Ces changements seraient considérables, mais ils tendraient à reconfigurer l'État de droit et non à y renoncer. Ils auraient une portée utile, car, en l'état des jurisprudences de nos Cours suprêmes:

  • Seule une modification de sa Constitution permettrait à la France de placer en rétention administrative les radicalisés; de déchoir de la nationalité française les auteurs d'actes terroristes, y compris lorsqu'ils n'ont pas une autre nationalité; de plafonner les flux migratoires; de donner une portée normative à tout ce que la laïcité à la française comporte de coutumier, notamment la discrétion religieuse dans l'espace public et sur les lieux de travail; de maintenir dans des centres fermés les demandeurs d'asile tant que leur dossier est en cours d'examen; de faire pratiquer des contrôles d'identité par les forces de l'ordre sans avoir à recueillir un agrément judiciaire préalable et sans se voir reprocher un délit de faciès du seul fait que les personnes contrôlées font partie d'une minorité visible; ou de mettre fin, au profit du juge administratif, à la double intervention des deux ordres de juridiction en matière d'éloignement des étrangers;
  • Seule une modification du droit européen permettrait à la France par exemple de rétablir des contrôles frontaliers; de placer rapidement en centre de rétention administrative les étrangers en situation irrégulière ne présentant pas de garanties de représentation suffisantes; ou d'édicter des obligations de neutralité religieuse sans se voir taxée d'atteinte à la liberté religieuse ou de discrimination indirecte;
  • Seule une dénonciation de la convention de Genève (ou du moins une suspension de sa participation à cette convention) permettrait à la France de refouler un trop-plein de demandeurs d'asile.

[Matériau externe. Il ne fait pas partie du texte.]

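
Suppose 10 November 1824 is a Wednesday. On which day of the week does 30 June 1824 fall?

Wednesday

Count forward from the earlier date (June 30, 1824) to the later (November 10, 1824):
June 1824: 30 − 30 = 0 days remain.
Then July (31), August (31), September (30), October (31): 31 + 31 + 30 + 31 = 123 days.
November 1–10, 1824: 10 days.
Total: 0 + 123 + 10 = 133 days.
133 is a multiple of 7, so 30 June 1824 falls on the same weekday: Wednesday.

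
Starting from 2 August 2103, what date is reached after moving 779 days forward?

19 September 2105

Count 779 days after August 2, 2103:
August 2103: 31 − 2 = 29 days remain.
Then 24 full months totalling 731 days.
September 1–19, 2105: 19 days.
Total: 29 + 731 + 19 = 779 days.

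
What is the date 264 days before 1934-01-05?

1933-04-16

Count 264 days before January 5, 1934:
Day-of-year of April 16, 1933: 106.
Day-of-year of January 5, 1934: 5.
1933 has 365 days, so 365 − 106 = 259 days remain in 1933.
Total: 259 + 5 = 264 days.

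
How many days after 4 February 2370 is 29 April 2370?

84

February 2370: 28 − 4 = 24 days remain (2370 is not a leap year, so February has 28 days).
Then March (31): 31 days.
April 1–29, 2370: 29 days.
Total: 24 + 31 + 29 = 84 days.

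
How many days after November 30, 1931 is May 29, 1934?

November 30, 1931 → November 30, 1932: 366 days (1932 is a leap year).
November 30, 1932 → November 30, 1933: 365 days.
November 1933: 30 − 30 = 0 days remain.
Then December (31), January (31), February 1934 (28), March (31), April (30): 31 + 31 + 28 + 31 + 30 = 151 days.
May 1–29, 1934: 29 days.
Residual: 180 days.
Total: 911 days.

911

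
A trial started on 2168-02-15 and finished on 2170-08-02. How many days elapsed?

February 15, 2168 → February 15, 2169: 366 days (2168 is a leap year).
February 15, 2169 → February 15, 2170: 365 days.
February 2170: 28 − 15 = 13 days remain (2170 is not a leap year, so February has 28 days).
Then March (31), April (30), May (31), June (30), July (31): 31 + 30 + 31 + 30 + 31 = 153 days.
August 1–2, 2170: 2 days.
Residual: 168 days.
Total: 899 days.

899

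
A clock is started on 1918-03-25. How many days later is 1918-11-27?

247

March 1918: 31 − 25 = 6 days remain.
Then April (30), May (31), June (30), July (31), August (31), September (30), October (31): 30 + 31 + 30 + 31 + 31 + 30 + 31 = 214 days.
November 1–27, 1918: 27 days.
Total: 6 + 214 + 27 = 247 days.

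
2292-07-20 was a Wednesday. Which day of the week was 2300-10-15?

From July 20, 2292 to July 20, 2300: 8 years, of which 1 contains a Feb 29 — 7×365 + 1×366 = 2921 days.
(2300 is not a leap year (divisible by 100 but not 400).)
July 2300: 31 − 20 = 11 days remain.
Then August (31), September (30): 31 + 30 = 61 days.
October 1–15, 2300: 15 days.
Residual: 87 days.
Total: 3008 days.
3008 mod 7 = 5, so 5 days after Wednesday is Monday.

Monday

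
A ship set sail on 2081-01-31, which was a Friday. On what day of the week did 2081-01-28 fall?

Count forward from the earlier date (January 28, 2081) to the later (January 31, 2081):
Within January 2081: 31 − 28 = 3 days.
3 mod 7 = 3, so 3 days before Friday is Tuesday.

Tuesday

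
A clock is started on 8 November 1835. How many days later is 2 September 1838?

1029

Day-of-year of November 8, 1835: 312.
Day-of-year of September 2, 1838: 245.
1835 has 365 days, so 365 − 312 = 53 days remain in 1835.
Full years: 1836: 366; 1837: 365. Sum = 731.
Total: 53 + 731 + 245 = 1029 days.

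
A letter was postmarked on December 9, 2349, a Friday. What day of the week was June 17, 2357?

Monday

Day-of-year of December 9, 2349: 343.
Day-of-year of June 17, 2357: 168.
2349 has 365 days, so 365 − 343 = 22 days remain in 2349.
Full years 2350–2356: 5 common + 2 leap = 5×365 + 2×366 = 2557 days.
Total: 22 + 2557 + 168 = 2747 days.
2747 mod 7 = 3, so 3 days after Friday is Monday.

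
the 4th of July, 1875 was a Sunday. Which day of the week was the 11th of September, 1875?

July 1875: 31 − 4 = 27 days remain.
Then August (31): 31 days.
September 1–11, 1875: 11 days.
Total: 27 + 31 + 11 = 69 days.
69 mod 7 = 6, so 6 days after Sunday is Saturday.

Saturday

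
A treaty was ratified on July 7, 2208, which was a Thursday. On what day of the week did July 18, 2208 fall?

Within July 2208: 18 − 7 = 11 days.
11 mod 7 = 4, so 4 days after Thursday is Monday.

Monday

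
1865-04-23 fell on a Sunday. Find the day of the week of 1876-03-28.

From April 23, 1865 to April 23, 1875: 10 years, of which 2 contain a Feb 29 — 8×365 + 2×366 = 3652 days.
April 1875: 30 − 23 = 7 days remain.
Then 10 full months totalling 305 days.
March 1–28, 1876: 28 days.
Residual: 340 days.
Total: 3992 days.
3992 mod 7 = 2, so 2 days after Sunday is Tuesday.

Tuesday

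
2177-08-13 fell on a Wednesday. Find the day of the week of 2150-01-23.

Count forward from the earlier date (January 23, 2150) to the later (August 13, 2177):
Day-of-year of January 23, 2150: 23.
Day-of-year of August 13, 2177: 225.
2150 has 365 days, so 365 − 23 = 342 days remain in 2150.
Full years 2151–2176: 19 common + 7 leap = 19×365 + 7×366 = 9497 days.
Total: 342 + 9497 + 225 = 10064 days.
10064 mod 7 = 5, so 5 days before Wednesday is Friday.

Friday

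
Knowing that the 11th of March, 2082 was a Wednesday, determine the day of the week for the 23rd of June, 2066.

Count forward from the earlier date (June 23, 2066) to the later (March 11, 2082):
Day-of-year of June 23, 2066: 174.
Day-of-year of March 11, 2082: 70.
2066 has 365 days, so 365 − 174 = 191 days remain in 2066.
Full years 2067–2081: 11 common + 4 leap = 11×365 + 4×366 = 5479 days.
Total: 191 + 5479 + 70 = 5740 days.
5740 is a multiple of 7, so the 23rd of June, 2066 falls on the same weekday: Wednesday.

Wednesday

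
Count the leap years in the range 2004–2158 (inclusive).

38

Years divisible by 4: 2004, 2008, …, 2156 — 39 in all.
Of these, 2100 is divisible by 100 but not 400, so not leap.
Leap years: 39 − 1 = 38.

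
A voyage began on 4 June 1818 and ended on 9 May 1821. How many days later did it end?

Day-of-year of June 4, 1818: 155.
Day-of-year of May 9, 1821: 129.
1818 has 365 days, so 365 − 155 = 210 days remain in 1818.
Full years: 1819: 365; 1820: 366. Sum = 731.
Total: 210 + 731 + 129 = 1070 days.

1070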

S'agissant du droit européen, les modifications doivent se faire à l'unanimité (traités) ou à la majorité qualifiée (droit dérivé). Elles exigent donc de nouer des alliances.

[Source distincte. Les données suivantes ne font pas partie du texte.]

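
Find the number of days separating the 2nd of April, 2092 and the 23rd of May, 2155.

23060

Day-of-year of April 2, 2092: 93.
Day-of-year of May 23, 2155: 143.
2092 has 366 days, so 366 − 93 = 273 days remain in 2092.
Full years 2093–2154: 48 common + 14 leap = 48×365 + 14×366 = 22644 days.
Total: 273 + 22644 + 143 = 23060 days.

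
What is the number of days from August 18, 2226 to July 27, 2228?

709

August 2226: 31 − 18 = 13 days remain.
Then 22 full months totalling 669 days.
July 1–27, 2228: 27 days.
Total: 13 + 669 + 27 = 709 days.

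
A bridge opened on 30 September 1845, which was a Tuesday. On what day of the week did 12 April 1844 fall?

Friday

Count forward from the earlier date (April 12, 1844) to the later (September 30, 1845):
April 1844: 30 − 12 = 18 days remain.
Then 16 full months totalling 488 days.
September 1–30, 1845: 30 days.
Total: 18 + 488 + 30 = 536 days.
536 mod 7 = 4, so 4 days before Tuesday is Friday.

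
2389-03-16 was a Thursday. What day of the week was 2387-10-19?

Monday

Count forward from the earlier date (October 19, 2387) to the later (March 16, 2389):
Day-of-year of October 19, 2387: 292.
Day-of-year of March 16, 2389: 75.
2387 has 365 days, so 365 − 292 = 73 days remain in 2387.
Full years: 2388: 366. Sum = 366.
Total: 73 + 366 + 75 = 514 days.
514 mod 7 = 3, so 3 days before Thursday is Monday.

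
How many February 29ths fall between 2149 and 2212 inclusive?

15

Years divisible by 4: 2152, 2156, …, 2212 — 16 in all.
Of these, 2200 is divisible by 100 but not 400, so not leap.
Leap years: 16 − 1 = 15.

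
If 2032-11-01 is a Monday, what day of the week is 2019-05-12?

Sunday

Count forward from the earlier date (May 12, 2019) to the later (November 1, 2032):
Day-of-year of May 12, 2019: 132.
Day-of-year of November 1, 2032: 306.
2019 has 365 days, so 365 − 132 = 233 days remain in 2019.
Full years 2020–2031: 9 common + 3 leap = 9×365 + 3×366 = 4383 days.
Total: 233 + 4383 + 306 = 4922 days.
4922 mod 7 = 1, so 1 day before Monday is Sunday.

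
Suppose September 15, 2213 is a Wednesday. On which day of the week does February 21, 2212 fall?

Count forward from the earlier date (February 21, 2212) to the later (September 15, 2213):
February 21, 2212 → February 21, 2213: 366 days (2212 is a leap year).
February 2213: 28 − 21 = 7 days remain (2213 is not a leap year, so February has 28 days).
Then March (31), April (30), May (31), June (30), July (31), August (31): 31 + 30 + 31 + 30 + 31 + 31 = 184 days.
September 1–15, 2213: 15 days.
Residual: 206 days.
Total: 572 days.
572 mod 7 = 5, so 5 days before Wednesday is Friday.

Friday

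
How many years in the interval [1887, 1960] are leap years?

18

Years divisible by 4: 1888, 1892, …, 1960 — 19 in all.
Of these, 1900 is divisible by 100 but not 400, so not leap.
Leap years: 19 − 1 = 18.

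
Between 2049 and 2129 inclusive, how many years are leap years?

Years divisible by 4: 2052, 2056, …, 2128 — 20 in all.
Of these, 2100 is divisible by 100 but not 400, so not leap.
Leap years: 20 − 1 = 19.

19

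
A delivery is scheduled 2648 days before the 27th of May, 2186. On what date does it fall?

the 25th of February, 2179

Count 2648 days before May 27, 2186:
Day-of-year of February 25, 2179: 56.
Day-of-year of May 27, 2186: 147.
2179 has 365 days, so 365 − 56 = 309 days remain in 2179.
Full years: 2180: 366; 2181: 365; 2182: 365; 2183: 365; 2184: 366; 2185: 365. Sum = 2192.
Total: 309 + 2192 + 147 = 2648 days.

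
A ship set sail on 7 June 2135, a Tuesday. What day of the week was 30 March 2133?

Count forward from the earlier date (March 30, 2133) to the later (June 7, 2135):
March 30, 2133 → March 30, 2134: 365 days.
March 30, 2134 → March 30, 2135: 365 days.
March 2135: 31 − 30 = 1 day remains.
Then April (30), May (31): 30 + 31 = 61 days.
June 1–7, 2135: 7 days.
Residual: 69 days.
Total: 799 days.
799 mod 7 = 1, so 1 day before Tuesday is Monday.

Monday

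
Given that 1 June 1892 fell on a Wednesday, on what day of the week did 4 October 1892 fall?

Tuesday

June 1892: 30 − 1 = 29 days remain.
Then July (31), August (31), September (30): 31 + 31 + 30 = 92 days.
October 1–4, 1892: 4 days.
Total: 29 + 92 + 4 = 125 days.
125 mod 7 = 6, so 6 days after Wednesday is Tuesday.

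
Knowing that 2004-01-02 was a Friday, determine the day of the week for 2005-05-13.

January 2004: 31 − 2 = 29 days remain.
Then 15 full months totalling 455 days.
May 1–13, 2005: 13 days.
Total: 29 + 455 + 13 = 497 days.
497 is a multiple of 7, so 2005-05-13 falls on the same weekday: Friday.

Friday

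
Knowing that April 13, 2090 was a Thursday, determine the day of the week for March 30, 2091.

April 2090: 30 − 13 = 17 days remain.
Then 10 full months totalling 304 days.
March 1–30, 2091: 30 days.
Residual: 351 days.
Total: 351 days.
351 mod 7 = 1, so 1 day after Thursday is Friday.

Friday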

Un certain nombre de directives devraient être renégociées (par exemple celle prohibant les «discriminations indirectes» sur les lieux de travail, qui interdit aux règlements intérieurs de fixer des règles qui, même sans intention discriminatoire, désavantagent objectivement certaines expressions religieuses).

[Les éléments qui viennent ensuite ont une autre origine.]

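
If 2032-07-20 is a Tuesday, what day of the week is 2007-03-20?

Tuesday

Count forward from the earlier date (March 20, 2007) to the later (July 20, 2032):
From March 20, 2007 to March 20, 2032: 25 years, of which 7 contain a Feb 29 — 18×365 + 7×366 = 9132 days.
March 2032: 31 − 20 = 11 days remain.
Then April (30), May (31), June (30): 30 + 31 + 30 = 91 days.
July 1–20, 2032: 20 days.
Residual: 122 days.
Total: 9254 days.
9254 is a multiple of 7, so 2007-03-20 falls on the same weekday: Tuesday.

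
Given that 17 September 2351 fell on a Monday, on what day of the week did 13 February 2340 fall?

Count forward from the earlier date (February 13, 2340) to the later (September 17, 2351):
Day-of-year of February 13, 2340: 44.
Day-of-year of September 17, 2351: 260.
2340 has 366 days, so 366 − 44 = 322 days remain in 2340.
Full years 2341–2350: 8 common + 2 leap = 8×365 + 2×366 = 3652 days.
Total: 322 + 3652 + 260 = 4234 days.
4234 mod 7 = 6, so 6 days before Monday is Tuesday.

Tuesday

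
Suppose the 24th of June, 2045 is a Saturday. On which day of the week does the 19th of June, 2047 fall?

June 24, 2045 → June 24, 2046: 365 days.
June 2046: 30 − 24 = 6 days remain.
Then 11 full months totalling 335 days.
June 1–19, 2047: 19 days.
Residual: 360 days.
Total: 725 days.
725 mod 7 = 4, so 4 days after Saturday is Wednesday.

Wednesday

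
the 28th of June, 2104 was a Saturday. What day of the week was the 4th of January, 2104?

Friday

Count forward from the earlier date (January 4, 2104) to the later (June 28, 2104):
January 2104: 31 − 4 = 27 days remain.
Then February 2104 (29), March (31), April (30), May (31): 29 + 31 + 30 + 31 = 121 days.
June 1–28, 2104: 28 days.
Total: 27 + 121 + 28 = 176 days.
176 mod 7 = 1, so 1 day before Saturday is Friday.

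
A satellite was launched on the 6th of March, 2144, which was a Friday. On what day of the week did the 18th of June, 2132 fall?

Count forward from the earlier date (June 18, 2132) to the later (March 6, 2144):
From June 18, 2132 to June 18, 2143: 11 years, of which 2 contain a Feb 29 — 9×365 + 2×366 = 4017 days.
June 2143: 30 − 18 = 12 days remain.
Then July (31), August (31), September (30), October (31), November (30), December (31), January (31), February 2144 (29): 31 + 31 + 30 + 31 + 30 + 31 + 31 + 29 = 244 days.
March 1–6, 2144: 6 days.
Residual: 262 days.
Total: 4279 days.
4279 mod 7 = 2, so 2 days before Friday is Wednesday.

Wednesday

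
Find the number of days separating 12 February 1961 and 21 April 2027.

24174

From February 12, 1961 to February 12, 2027: 66 years, of which 16 contain a Feb 29 — 50×365 + 16×366 = 24106 days.
(2000 is a leap year (divisible by 400).)
February 2027: 28 − 12 = 16 days remain (2027 is not a leap year, so February has 28 days).
Then March (31): 31 days.
April 1–21, 2027: 21 days.
Residual: 68 days.
Total: 24174 days.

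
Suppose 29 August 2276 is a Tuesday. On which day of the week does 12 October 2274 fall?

Monday

Count forward from the earlier date (October 12, 2274) to the later (August 29, 2276):
October 12, 2274 → October 12, 2275: 365 days.
October 2275: 31 − 12 = 19 days remain.
Then 9 full months totalling 274 days.
August 1–29, 2276: 29 days.
Residual: 322 days.
Total: 687 days.
687 mod 7 = 1, so 1 day before Tuesday is Monday.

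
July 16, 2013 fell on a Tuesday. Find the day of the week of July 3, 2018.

Tuesday

Day-of-year of July 16, 2013: 197.
Day-of-year of July 3, 2018: 184.
2013 has 365 days, so 365 − 197 = 168 days remain in 2013.
Full years: 2014: 365; 2015: 365; 2016: 366; 2017: 365. Sum = 1461.
Total: 168 + 1461 + 184 = 1813 days.
1813 is a multiple of 7, so July 3, 2018 falls on the same weekday: Tuesday.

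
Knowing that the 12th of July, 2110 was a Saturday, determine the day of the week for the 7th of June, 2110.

Count forward from the earlier date (June 7, 2110) to the later (July 12, 2110):
June 2110: 30 − 7 = 23 days remain.
July 1–12, 2110: 12 days.
Total: 23 + 12 = 35 days.
35 is a multiple of 7, so the 7th of June, 2110 falls on the same weekday: Saturday.

Saturday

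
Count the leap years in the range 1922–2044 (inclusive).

Years divisible by 4: 1924, 1928, …, 2044 — 31 in all.
2000 is divisible by 400, so still leap.
No century exceptions apply. Count: 31.

31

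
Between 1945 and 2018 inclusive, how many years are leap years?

Years divisible by 4: 1948, 1952, …, 2016 — 18 in all.
2000 is divisible by 400, so still leap.
No century exceptions apply. Count: 18.

18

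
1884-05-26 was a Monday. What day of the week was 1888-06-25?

May 26, 1884 → May 26, 1885: 365 days.
May 26, 1885 → May 26, 1886: 365 days.
May 26, 1886 → May 26, 1887: 365 days.
May 26, 1887 → May 26, 1888: 366 days (1888 is a leap year).
May 1888: 31 − 26 = 5 days remain.
June 1–25, 1888: 25 days.
Residual: 30 days.
Total: 1491 days.
1491 is a multiple of 7, so 1888-06-25 falls on the same weekday: Monday.

Monday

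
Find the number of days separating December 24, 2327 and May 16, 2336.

3066

Day-of-year of December 24, 2327: 358.
Day-of-year of May 16, 2336: 137.
2327 has 365 days, so 365 − 358 = 7 days remain in 2327.
Full years 2328–2335: 6 common + 2 leap = 6×365 + 2×366 = 2922 days.
Total: 7 + 2922 + 137 = 3066 days.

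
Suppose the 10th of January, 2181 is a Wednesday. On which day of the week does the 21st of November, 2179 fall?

Sunday

Count forward from the earlier date (November 21, 2179) to the later (January 10, 2181):
November 21, 2179 → November 21, 2180: 366 days (2180 is a leap year).
November 2180: 30 − 21 = 9 days remain.
Then December (31): 31 days.
January 1–10, 2181: 10 days.
Residual: 50 days.
Total: 416 days.
416 mod 7 = 3, so 3 days before Wednesday is Sunday.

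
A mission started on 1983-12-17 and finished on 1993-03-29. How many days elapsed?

3390

Day-of-year of December 17, 1983: 351.
Day-of-year of March 29, 1993: 88.
1983 has 365 days, so 365 − 351 = 14 days remain in 1983.
Full years 1984–1992: 6 common + 3 leap = 6×365 + 3×366 = 3288 days.
Total: 14 + 3288 + 88 = 3390 days.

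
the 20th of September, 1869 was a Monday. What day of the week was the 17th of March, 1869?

Wednesday

Count forward from the earlier date (March 17, 1869) to the later (September 20, 1869):
March 1869: 31 − 17 = 14 days remain.
Then April (30), May (31), June (30), July (31), August (31): 30 + 31 + 30 + 31 + 31 = 153 days.
September 1–20, 1869: 20 days.
Total: 14 + 153 + 20 = 187 days.
187 mod 7 = 5, so 5 days before Monday is Wednesday.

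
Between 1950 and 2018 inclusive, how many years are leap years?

17

Years divisible by 4: 1952, 1956, …, 2016 — 17 in all.
2000 is divisible by 400, so still leap.
No century exceptions apply. Count: 17.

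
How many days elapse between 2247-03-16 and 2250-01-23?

1044

March 16, 2247 → March 16, 2248: 366 days (2248 is a leap year).
March 16, 2248 → March 16, 2249: 365 days.
March 2249: 31 − 16 = 15 days remain.
Then 9 full months totalling 275 days.
January 1–23, 2250: 23 days.
Residual: 313 days.
Total: 1044 days.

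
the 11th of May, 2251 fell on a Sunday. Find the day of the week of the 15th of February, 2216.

Count forward from the earlier date (February 15, 2216) to the later (May 11, 2251):
Day-of-year of February 15, 2216: 46.
Day-of-year of May 11, 2251: 131.
2216 has 366 days, so 366 − 46 = 320 days remain in 2216.
Full years 2217–2250: 26 common + 8 leap = 26×365 + 8×366 = 12418 days.
Total: 320 + 12418 + 131 = 12869 days.
12869 mod 7 = 3, so 3 days before Sunday is Thursday.

Thursday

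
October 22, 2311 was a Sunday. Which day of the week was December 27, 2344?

Day-of-year of October 22, 2311: 295.
Day-of-year of December 27, 2344: 362.
2311 has 365 days, so 365 − 295 = 70 days remain in 2311.
Full years 2312–2343: 24 common + 8 leap = 24×365 + 8×366 = 11688 days.
Total: 70 + 11688 + 362 = 12120 days.
12120 mod 7 = 3, so 3 days after Sunday is Wednesday.

Wednesday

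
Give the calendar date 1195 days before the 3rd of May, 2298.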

La France pourrait aussi suspendre unilatéralement l'application de telle ou telle règle du droit européen ou l'observation de telle ou telle jurisprudence de la Cour de justice de l'Union (par exemple la jurisprudence Digital Rights) pour un motif d'intérêt national impérieux ou pour sauvegarder son identité constitutionnelle. Les deux attitudes (recherche d'un accord et geste unilatéral) ne sont pas inconciliables: le seconde peut être un catalyseur de la première.

Le droit en vigueur ne permet pas de lutter contre l'islamisme en tant que tel.

Sans attendre ces changements constitutionnels ou conventionnels, l'arsenal légal actuel doit être renforcé pour répondre à la montée de l'islamisme et du terrorisme islamiste.

Un exemple: la fermeture des lieux radicaux. Elle s'est fondée depuis trois ans sur d'autres motifs que la lutte contre la radicalisation (hygiène, règles de construction, droit du travail, etc.). Pourquoi avoir recours à des prétextes? Parce que le droit en vigueur ne permet pas de lutter contre l'islamisme en tant que tel. Le projet de loi consolidant les principes républicains, inscrit au Conseil des ministres du 9 décembre, renforcera-t-il le droit en vigueur (article L227-1 du code de la sécurité intérieure s'agissant des lieux de culte)? Le Conseil constitutionnel admettra-t-il ce renforcement? Voilà une bonne étude de cas pour illustrer notre sujet...

Face à l'islamisme radical, comme face à l'ensauvagement de certaines franges de la société, l'État de droit a besoin d'être non suspendu, mais mieux armé. Mieux armé pour n'être ni bafoué aujourd'hui par les fanatiques et les prédateurs, ni liquidé un jour par l'exaspération populaire.

Jean-Éric Schoettl est l'ancien secrétaire général du Conseil constitutionnel.